Very recently, some researchers came up with a clever idea [arxiv:1602.01137] that is based on the continuous bag-of-words (CBOW) method to match a query with documents. The idea of CBOW is to average the embedding of context words to predict the “center” word. For that, words from the “past” and the “future” are used, but because of the averaging, the actual order of the context words is not important. The novelty is that they use the hidden-to-output weight matrix, W_out, that is usually discarded right after the training. It should be noted that the original approach is used in the domain of text documents which is only distantly related to our problem, but the idea is still useful for our movie domain.
Now, it is time to talk about movies. But first, a quick reminder: A movie is represented by a set of words that somehow describes the content of a movie.

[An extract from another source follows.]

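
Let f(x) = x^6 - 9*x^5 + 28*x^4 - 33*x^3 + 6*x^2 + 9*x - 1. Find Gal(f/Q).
S_3, S_3 acting on 6 points

The polynomial f is an irreducible sextic over Q, so G = Gal(f/Q) is one of the 16 transitive subgroups 6T1, ..., 6T16 of S_6. The discriminant of f is 810448, which is not a perfect square, so G is not contained in A_6. The transitive groups of degree 6 not contained in A_6 are: C_6 (6T1, order 6), S_3 (6T2, order 6), D_6 (6T3, order 12), C_3 x S_3 (6T5, order 18), A_4 x C_2 (6T6, order 24), S_4 (6T8, order 24), S_3 x S_3 (6T9, order 36), S_4 x C_2 (6T11, order 48), (S_3 x S_3) : C_2 (6T13, order 72), PGL(2,5) (6T14, order 120), S_6 (6T16, order 720). By Dedekind's theorem, for a prime p not dividing disc(f) the degrees of the irreducible factors of f mod p form the cycle type of an element of G. Factoring f modulo the 23 such primes p <= 97 (skipping 2, 37, which divide the discriminant), each new pattern first appears at: mod 3: f = (x^3 + x^2 + x + 2)(x^3 + 2x^2 + x + 1), pattern 3+3; mod 5: f = (x^2 + x + 1)(x^2 + 2x + 3)(x^2 + 3x + 3), pattern 2+2+2; mod 67: f = (x + 1)(x + 17)(x + 29)(x + 35)(x + 47)(x + 63), pattern 1+1+1+1+1+1. No other pattern occurs in this range, so the set of observed cycle types is {3+3, 2+2+2, 1+1+1+1+1+1}. The candidates containing elements of all these cycle types are C_6 (6T1) of order 6, S_3 (6T2) of order 6, D_6 (6T3) of order 12, C_3 x S_3 (6T5) of order 18, A_4 x C_2 (6T6) of order 24, S_4 (6T8) of order 24, S_3 x S_3 (6T9) of order 36, S_4 x C_2 (6T11) of order 48, (S_3 x S_3) : C_2 (6T13) of order 72, PGL(2,5) (6T14) of order 120, S_6 (6T16) of order 720; the others are excluded. The observed types are precisely the cycle types that occur in S_3 (6T2). Each of the other remaining candidates has further cycle types, and by the Chebotarev density theorem the matching factorization patterns would occur for a proportion of primes equal to their share of the group: C_6 (6T1) additionally contains elements of type 6 (2 of its 6 elements, about 33% of primes); D_6 (6T3) additionally contains elements of type 6, 2+2+1+1 (5 of its 12 elements, about 42% of primes); C_3 x S_3 (6T5) additionally contains elements of type 6, 3+1+1+1 (10 of its 18 elements, about 56% of primes); A_4 x C_2 (6T6) additionally contains elements of type 6, 2+2+1+1, 2+1+1+1+1 (14 of its 24 elements, about 58% of primes); S_4 (6T8) additionally contains elements of type 4+1+1, 2+2+1+1 (9 of its 24 elements, about 38% of primes); S_3 x S_3 (6T9) additionally contains elements of type 6, 3+1+1+1, 2+2+1+1 (25 of its 36 elements, about 69% of primes); S_4 x C_2 (6T11) additionally contains elements of type 6, 4+2, 4+1+1, 2+2+1+1, 2+1+1+1+1 (32 of its 48 elements, about 67% of primes); (S_3 x S_3) : C_2 (6T13) additionally contains elements of type 6, 4+2, 3+2+1, 3+1+1+1, 2+2+1+1, 2+1+1+1+1 (61 of its 72 elements, about 85% of primes); PGL(2,5) (6T14) additionally contains elements of type 6, 5+1, 4+1+1, 2+2+1+1 (89 of its 120 elements, about 74% of primes); S_6 (6T16) additionally contains elements of type 6, 5+1, 4+2, 4+1+1, 3+2+1, 3+1+1+1, 2+2+1+1, 2+1+1+1+1 (664 of its 720 elements, about 92% of primes). None of the 23 primes tested shows any such pattern (for each of these groups the chance of that is below 10^-4), which rules them out. Hence G = S_3 (6T2), of order 6.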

All words have a frequency of one and usually very few words are used to describe a movie. Therefore, we need to clarify how to train a CBOW model with this kind of data. Let’s start with a context size of C=2 which means, all movies need to have at least 3 words, C + 1, to predict. For example, if a movie is represented by
– cowboy, law, gunfighter, bad-guy, revenge
we need to sample the word to predict, w=cowboy for instance, and the context, which could be c=(gunfighter, revenge). That means, given the words in c, we wish to maximize the probability to predict the word w and the order of the words in c does not matter.
A central idea of [arxiv:1602.01137] is to differ between the two cases, where a document just mentions a specific word and the document is actually about the word. In our case, with very short feature vectors and no term frequency, this is not really applicable, but W_out is nevertheless very useful to better utilize the context of words. To be more specific, let us consider the two matrices W, for the input embedding and W_out for the “output” embedding. The paper used the words “typical” for W and “topical” for W_out. For instance, if the word is the name of a university, like “nyu”, and we use W to find the nearest neighbors, we usually find other universities, like “stanford” or “yale”. However, if we use W_out, we expect words that co-occur frequently with a university, like “department” or “faculty” or “graduate”.
In case of movies, with a very limited vocabulary, it is not obvious what typical and topical really means. For instance, if the input word is “(police-)officer”, we would expect “cop” or “detective” to be typical and words like “underworld”, “crime” or “gang” topical, but since there is no empirical data, the interpretation is very blurry. However, the experiments we did so far, backup the theory.
Bottom line, we decided to try CBOW because it is fast and agnostic to the order of the context words and with the evidence from the paper, it seems more appropriate for us to use W_out to model whole movie vectors and because the experiments so far confirmed our intuition, we plan to continue this path.